Here's your example, Art, with some additional formats:

PROC FORMAT;

  VALUE fmta (fuzz=0)

       . = 'Missing'

       Low -3.499999999 = '0 - not including 3.5'

       3.5 -5.999999999 = '3.5 - not including 6'

       6.0 -19.99999999 = '6.0 - not including 20'

       20.0- HIGH =  '20 and above';

  VALUE fmtb

       . = 'Missing'

       Low -3.499999999 = '0 - not including 3.5'

       3.5 -5.999999999 = '3.5 - not including 6'

       6.0 -19.99999999 = '6.0 - not including 20'

       20.0- HIGH =  '20 and above';

  VALUE fmtc (fuzz=0.0000000001)

       . = 'Missing'

       Low -3.499999999 = '0 - not including 3.5'

       3.5 -5.999999999 = '3.5 - not including 6'

       6.0 -19.99999999 = '6.0 - not including 20'

       20.0- HIGH =  '20 and above';

  RUN;

DATA ONE;

  do i = 0 to 21 by 0.1;

  j= i;

  k= i;

  l= i;

  format i best19.15;

  format j fmta.;

  format k fmtb.;

  format l fmtc.;

  OUTPUT;

  end;

  RUN;

Note that the "nominal" 6.0 is a problem with the fuzz=0, because it is actually less than the integer 6.

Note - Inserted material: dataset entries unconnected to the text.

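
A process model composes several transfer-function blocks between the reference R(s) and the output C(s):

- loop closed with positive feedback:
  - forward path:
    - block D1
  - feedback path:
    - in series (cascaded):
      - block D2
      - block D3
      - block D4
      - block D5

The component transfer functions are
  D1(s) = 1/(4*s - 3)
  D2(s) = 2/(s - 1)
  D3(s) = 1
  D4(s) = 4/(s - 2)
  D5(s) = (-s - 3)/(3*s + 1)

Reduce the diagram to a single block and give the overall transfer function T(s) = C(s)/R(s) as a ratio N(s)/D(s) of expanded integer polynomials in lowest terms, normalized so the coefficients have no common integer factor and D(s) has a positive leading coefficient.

Step 1 - reduce the series chain D2, D3, D4, D5 -> (-8*s - 24)/(3*s^3 - 8*s^2 + 3*s + 2)
Step 2 - reduce the feedback loop with forward D1 and return (D2*D3*D4*D5): this yields T(s), and no further normalization is needed

Hence the answer: (3*s^3 - 8*s^2 + 3*s + 2)/(12*s^4 - 41*s^3 + 36*s^2 + 7*s + 18)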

Now in another example using the "less than but not equal to" format syntax:

PROC FORMAT;

  VALUE fmta (fuzz=0)

       . = 'Missing'

       Low -< 3.5 = '0 - not including 3.5'

       3.5 -< 6 = '3.5 - not including 6'

       6 -< 20 = '6.0 - not including 20'

       20 - HIGH =  '20 and above';

  VALUE fmtb

       . = 'Missing'

       Low -< 3.5 = '0 - not including 3.5'

       3.5 -< 6 = '3.5 - not including 6'

       6 -< 20 = '6.0 - not including 20'

       20 - HIGH =  '20 and above';

  VALUE fmtc (fuzz=0.0000000001)

       . = 'Missing'

       Low -< 3.5 = '0 - not including 3.5'

       3.5 -< 6 = '3.5 - not including 6'

       6 -< 20 = '6.0 - not including 20'

       20 - HIGH =  '20 and above';

  RUN;

DATA ONE;

  do i = 0 to 21 by 0.1;

  j= i;

  k= i;

  l= i;

  format i best19.15;

  format j fmta.;

  format k fmtb.;

  format l fmtc.;

  OUTPUT;

  end;

  RUN;

The 20 results are problematic with the fuzzed formats.

It's my contention that this format syntax combined with fuzz=0 is the only combination that accurately represents all of the numbers. But I'm sure this isn't over!